REVIEW: Darren Michael Boyd — Thoughts & Scares (LP)
Although the new album Thoughts & Scares, was not commissioned by filmmakers as a soundtrack piece, this brilliant portrait of accomplished musicianship and unending guitar worship feels like a movie for your ears. After a brief break from the spotlight, Darren Michael Boyd is crushing a fantastic set of new music here, and delivering what many are calling one of the smarter instrumental rock albums of the new year thus far.
WEBSITE: https://www.darrenboyd.com/
It takes a lot to summarize emotionality even when you’ve got every word in the dictionary at your disposal. Starting in songs like “Abusement Park” and “Toad Rage,” it quickly becomes clear just how little Boyd needs a vocalist to convey his investment in the music, as the overall aggression with which he attacks the tone of these arrangements is something to marvel at in its own right.
There are instances where the sonic parameters of a recording studio would seem to be a bit constraining on some of the tempos here — such as what we find in “Broken Glass and Disappointment” or even the tepid title cut that closes out the album on a striking note — but our leading man never gets pressed against a wall.
Truth be told, he sounds comfortable with the pressure he’s inviting into this mix, if not just a little more adept at managing it than the vast majority of his closest peers would with this same material.
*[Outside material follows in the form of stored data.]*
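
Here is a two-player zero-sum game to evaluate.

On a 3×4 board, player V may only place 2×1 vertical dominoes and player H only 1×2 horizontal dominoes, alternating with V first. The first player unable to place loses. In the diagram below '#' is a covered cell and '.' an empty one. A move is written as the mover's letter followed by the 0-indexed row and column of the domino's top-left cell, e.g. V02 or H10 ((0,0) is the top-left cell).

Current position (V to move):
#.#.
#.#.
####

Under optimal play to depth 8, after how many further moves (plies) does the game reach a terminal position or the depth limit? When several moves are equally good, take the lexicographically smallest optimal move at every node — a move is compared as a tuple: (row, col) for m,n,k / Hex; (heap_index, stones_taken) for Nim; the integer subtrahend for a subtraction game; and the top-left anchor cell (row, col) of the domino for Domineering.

PV length from [#.#./#.#./####]: 1 ply

p1 V@[#.#./#.#./####]: V01[###./###./####]+1* V03[#.##/#.##/####]+1
p2 H@[###./###./####] terminal -1; root [#.#./#.#./####] d8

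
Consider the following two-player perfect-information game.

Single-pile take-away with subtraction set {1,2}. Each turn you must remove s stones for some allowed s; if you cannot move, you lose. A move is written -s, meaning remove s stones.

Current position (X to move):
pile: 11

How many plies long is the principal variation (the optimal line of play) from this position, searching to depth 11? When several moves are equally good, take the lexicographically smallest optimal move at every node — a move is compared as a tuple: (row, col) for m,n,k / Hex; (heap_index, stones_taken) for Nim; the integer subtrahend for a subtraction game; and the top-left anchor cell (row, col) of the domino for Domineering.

PV length from [11]: 7 plies

ply 1, X at 11 | -1=-1→10; -2=+1→9*
ply 2, O at 9 | -1=-1→8*; -2=-1→7
ply 3, X at 8 | -1=-1→7; -2=+1→6*
ply 4, O at 6 | -1=-1→5*; -2=-1→4
ply 5, X at 5 | -1=-1→4; -2=+1→3*
ply 6, O at 3 | -1=-1→2*; -2=-1→1
ply 7, X at 2 | -1=-1→1; -2=+1→0*
ply 8: 0 is terminal -1 (O); from 11 depth 11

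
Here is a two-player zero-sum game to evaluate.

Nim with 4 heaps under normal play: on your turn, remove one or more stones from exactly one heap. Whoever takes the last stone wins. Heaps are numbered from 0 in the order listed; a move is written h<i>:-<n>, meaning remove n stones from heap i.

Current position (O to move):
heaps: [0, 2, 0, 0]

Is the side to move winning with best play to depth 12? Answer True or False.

ply 1, O at (0,2,0,0) | h1:-1=-1→(0,1,0,0); h1:-2=+1→(0,0,0,0)*
ply 2: (0,0,0,0) is terminal -1 (X); from (0,2,0,0) depth 12

O winning at [(0,2,0,0)]: True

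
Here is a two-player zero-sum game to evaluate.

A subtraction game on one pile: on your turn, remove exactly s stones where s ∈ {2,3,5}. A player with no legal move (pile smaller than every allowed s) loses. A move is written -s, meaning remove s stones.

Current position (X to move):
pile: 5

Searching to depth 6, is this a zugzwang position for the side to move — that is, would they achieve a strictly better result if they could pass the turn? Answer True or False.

zugzwang(5, X) = False

p1 X@[5]: -2[3]-1 -3[2]-1 -5[0]+1*
p2 O@[0] terminal -1; root [5] d6
pass branch (O moves first from the same position):
  | p1 O@[5]: -2[3]-1 -3[2]-1 -5[0]+1*
  | p2 X@[0] terminal -1; root [5] d6
X moving scores +1; X passing scores -1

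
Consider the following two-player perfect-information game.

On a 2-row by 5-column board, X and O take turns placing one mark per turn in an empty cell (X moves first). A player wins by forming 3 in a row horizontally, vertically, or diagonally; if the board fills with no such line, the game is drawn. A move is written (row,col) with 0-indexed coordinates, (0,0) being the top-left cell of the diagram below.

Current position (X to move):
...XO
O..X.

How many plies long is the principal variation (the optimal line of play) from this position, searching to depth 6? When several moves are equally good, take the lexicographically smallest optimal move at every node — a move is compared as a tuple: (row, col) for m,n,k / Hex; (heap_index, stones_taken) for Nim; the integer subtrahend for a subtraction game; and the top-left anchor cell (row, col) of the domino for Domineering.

[...XO/O..X.] X move#1: (0,0):+0/X..XO/O..X., (0,1):+1/.X.XO/O..X.*, (0,2):+1/..XXO/O..X., (1,1):+0/...XO/OX.X., (1,2):+1/...XO/O.XX., (1,4):+0/...XO/O..XX
[.X.XO/O..X.] O move#2: (0,0):-1/OX.XO/O..X.*, (0,2):-1/.XOXO/O..X., (1,1):-1/.X.XO/OO.X., (1,2):-1/.X.XO/O.OX., (1,4):-1/.X.XO/O..XO
[OX.XO/O..X.] X move#3: (0,2):+1/OXXXO/O..X.*, (1,1):+1/OX.XO/OX.X., (1,2):+1/OX.XO/O.XX., (1,4):+1/OX.XO/O..XX
[OXXXO/O..X.] end (terminal -1, O#4); searched ...XO/O..X. to 6

PV length from [...XO/O..X.]: 3 plies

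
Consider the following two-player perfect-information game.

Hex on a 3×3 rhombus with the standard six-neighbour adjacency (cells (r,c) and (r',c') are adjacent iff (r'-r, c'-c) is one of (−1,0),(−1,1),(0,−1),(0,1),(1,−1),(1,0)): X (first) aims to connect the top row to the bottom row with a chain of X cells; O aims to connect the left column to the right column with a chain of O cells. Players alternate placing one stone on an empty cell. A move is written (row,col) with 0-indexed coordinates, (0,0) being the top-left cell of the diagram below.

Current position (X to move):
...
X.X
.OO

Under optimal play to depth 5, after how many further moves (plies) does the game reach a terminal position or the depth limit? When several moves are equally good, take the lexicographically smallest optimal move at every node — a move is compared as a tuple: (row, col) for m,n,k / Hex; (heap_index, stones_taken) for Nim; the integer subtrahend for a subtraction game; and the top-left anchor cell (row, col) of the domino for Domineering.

PV length from [.../X.X/.OO]: 3 plies

[.../X.X/.OO] X move#1: (0,0):-1/X../X.X/.OO, (0,1):-1/.X./X.X/.OO, (0,2):-1/..X/X.X/.OO, (1,1):-1/.../XXX/.OO, (2,0):+1/.../X.X/XOO*
[.../X.X/XOO] O move#2: (0,0):-1/O../X.X/XOO*, (0,1):-1/.O./X.X/XOO, (0,2):-1/..O/X.X/XOO, (1,1):-1/.../XOX/XOO
[O../X.X/XOO] X move#3: (0,1):+1/OX./X.X/XOO*, (0,2):+1/O.X/X.X/XOO, (1,1):+1/O../XXX/XOO
[OX./X.X/XOO] end (terminal -1, O#4); searched .../X.X/.OO to 5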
That kind of emotional depth in an artist who doesn’t have a singer to charge with the task of setting the mood with descriptive lyrics is a deeply refined skill. To put it as simply as I can, Darren Michael Boyd nails it here. Even without lyrics, Thoughts & Scares still feels like you’re following a story, with unique plot twists and characters that you grow fond of or don’t ever quite trust.
With a mix of vibrato, pointed guitar attacks, and the occasional surf-inspired forward swing, Darren Michael Boyd commands the stereo speakers as his own throughout Thoughts & Scares’s rollercoaster dips into elaborate grooving. I’m still new to Boyd’s work, but I’d be shocked if he isn’t teaching music somewhere. Someone of this caliber of expertise has extensive training in his background, but nowhere in Thoughts & Scares do I begin to feel like he is talking down to me from behind the glass. He’s presenting a musical story that is life and love, creating an atmosphere that is both inviting as it is sequestering us from the muted chaos of silence.
I recommend giving Thoughts & Scares a spin and seeing what journeys you’ll go on with Darren Michael Boyd, who is quickly becoming a new favorite of instrumental rock lovers coast to coast. And after seeing some of the commercial garbage that the mainstream is bringing forth this winter, it’s albums like this one that will be the saving grace of 2023, as I see it. There’s a lot of potential in his sound still to be exploited, but even with that said, you’re not going to find another tracklist like this one anytime soon.